E. Franklin Frazier


Edward Franklin Frazier, was an American sociologist and author, publishing as E. Franklin Frazier. His 1932 Ph.D. dissertation was published as a book titled The Negro Family in the United States ; it analyzed the historical forces that influenced the development of the African-American family from the time of slavery to the mid-1930s. The book was awarded the 1940 Anisfield-Wolf Book Award for the most significant work in the field of race relations. It was among the first sociological works on blacks researched and written by a black person.
In 1948 Frazier was elected as the first black president of the American Sociological Association. He published numerous other books and articles on African-American culture and race relations.
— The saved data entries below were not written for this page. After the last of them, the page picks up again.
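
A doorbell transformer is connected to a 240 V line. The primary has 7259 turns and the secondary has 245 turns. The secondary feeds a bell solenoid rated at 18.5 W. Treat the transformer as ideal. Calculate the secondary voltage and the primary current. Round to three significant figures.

V_s ≈ 8.10 V, I_p ≈ 0.0771 A

V_s = V_p × N_s/N_p = 240 × 245/7259 = 8.1003 V.
I_s = P/V_s = 18.5/8.1003 = 2.2839 A.
I_p = I_s × N_s/N_p = 2.2839 × 245/7259 = 0.0771 A.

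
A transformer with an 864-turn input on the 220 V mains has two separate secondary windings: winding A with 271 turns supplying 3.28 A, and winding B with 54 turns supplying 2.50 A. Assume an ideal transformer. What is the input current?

V_A = 220 × 271/864 = 69.005 V; V_B = 220 × 54/864 = 13.750 V.
P_out = V_A I_A + V_B I_B = 69.005×3.28 + 13.750×2.50 = 226.34 + 34.375 = 260.71 W.
Ideal ⇒ P_in = P_out, so I_in = P_out/V_in = 260.71/220 = 1.19 A.

I_in ≈ 1.19 A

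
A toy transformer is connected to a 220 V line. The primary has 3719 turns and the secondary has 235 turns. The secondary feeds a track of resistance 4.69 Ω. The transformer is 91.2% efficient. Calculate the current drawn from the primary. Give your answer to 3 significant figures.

I_p ≈ 0.205 A

V_s = 220 × 235/3719 = 13.902 V.
I_s = V_s/R = 13.902/4.69 = 2.9641 A.
P_out = V_s I_s = 13.902 × 2.9641 = 41.206 W.
P_in = P_out/η = 41.206/0.912 = 45.182 W.
I_p = P_in/V_p = 45.182/220 = 0.205 A.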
In 1950 Frazier helped draft the UNESCO statement The Race Question.
Frazier wrote a dozen books in his lifetime, including The Black Bourgeoisie, a critique of the black middle class in which he questioned the effectiveness of African-American businesses to produce racial equality.

Biography

Frazier was born in Baltimore in 1894 as one of five children of James H. Frazier, a bank messenger, and Mary Frazier, a homemaker. He attended the Baltimore public schools, which were legally segregated in those decades. Upon his graduation in 1912 from the Colored High and Training School in Baltimore, Frazier was awarded the school's annual scholarship to Howard University, a prominent historically black college.
He graduated with honors from Howard in 1916. Frazier was a top scholar, pursuing Latin, Greek, German and mathematics. He also participated in extracurricular activities including drama, political science, the National Association for the Advancement of Colored People, and the Intercollegiate Socialist Society. He was elected as class president in both 1915 and 1916.
Following graduation from Howard, Frazier attended Clark University in Worcester, Massachusetts, where he earned a master's degree in 1920. The topic of his thesis was New Currents of Thought Among the Colored People of America. During his time at Clark, Frazier first began to study sociology, combining his approach with his deep interest in African-American history and culture. Frazier spent 1920–1921 as a Russell Sage Foundation fellow at the New York School of Social Work.
Frazier taught sociology at Morehouse College, a historically black institution in Atlanta, where he established what is known in the 21st century as the Atlanta University School of Social Work. In 1927 Frazier published his article titled "The Pathology of Race Prejudice" in Forum. Using Freudian terms, he wrote that prejudice was "abnormal behavior," characteristic of "insanity," including dissociation, delusional thinking, rationalization, projection, and paranoia. White people in the South, he argued, were literally driven mad by the "Negro-complex," to the point that "men and women who are otherwise kind and law-abiding will indulge in the most revolting forms of cruelty towards black people."
An Atlanta paper carried an editorial against Frazier's work, which indirectly publicized his article. Already planning to move to Chicago, Frazier and his family left Atlanta early because of severe threats made against them due to the controversy and hostility among whites generated by his article. He had a fellowship from the University of Chicago's sociology department. His studies at Chicago culminated in his earning a Ph.D. in 1931.
Frazier was also teaching at Fisk University during this period, from 1929 to 1934. That year he returned to Howard University, where he taught from 1934 until his death in 1962. After founding and leading the D.C. chapter of the American Sociological Association, Frazier was elected as its first black president in 1948.
In his research and writing, Frazier adopted an approach that examined economic, political and attitudinal factors that shape the systems of social relationships. He continually pressed to find the "social reality" in any context he investigated. His stature was recognized by his election in 1948 as the first black president of the American Sociological Association. "He was established as the leading American scholar on the black family and was also recognized as a leading theorist on the dynamics of social change and race relations."
Frazier's position emphasized African-American cultural developments as a process of accommodation to new conditions in the Americas. Frazier's Black Bourgeoisie, the 1957 English translation of a work first published in French in 1955, was a critical examination of the adoption by middle-class African Americans of a subservient conservatism. His book received "mixed reviews and harsh criticism from the black middle and professional class. Yet Frazier stood solidly by his argument that the black middle class was marked by conspicuous consumption, wish fulfillment, and a world of make-believe."
Frazier published eight books, 89 articles and 18 chapters in books edited by others.
Frazier died on May 17, 1962, age 67, in Washington, D.C. He has been ranked among the most important African Americans for his influence on institutions and practices to accept the demands by African Americans for economic, political and social equality in American life.
Some of Frazier's writings generated controversy in the black community for their focus on the effects of slavery and how it divided the black family. During the McCarthy era, when there was conservative political pressure against liberals, Frazier supported civil rights for African Americans; he was also a member of the Council on African Affairs.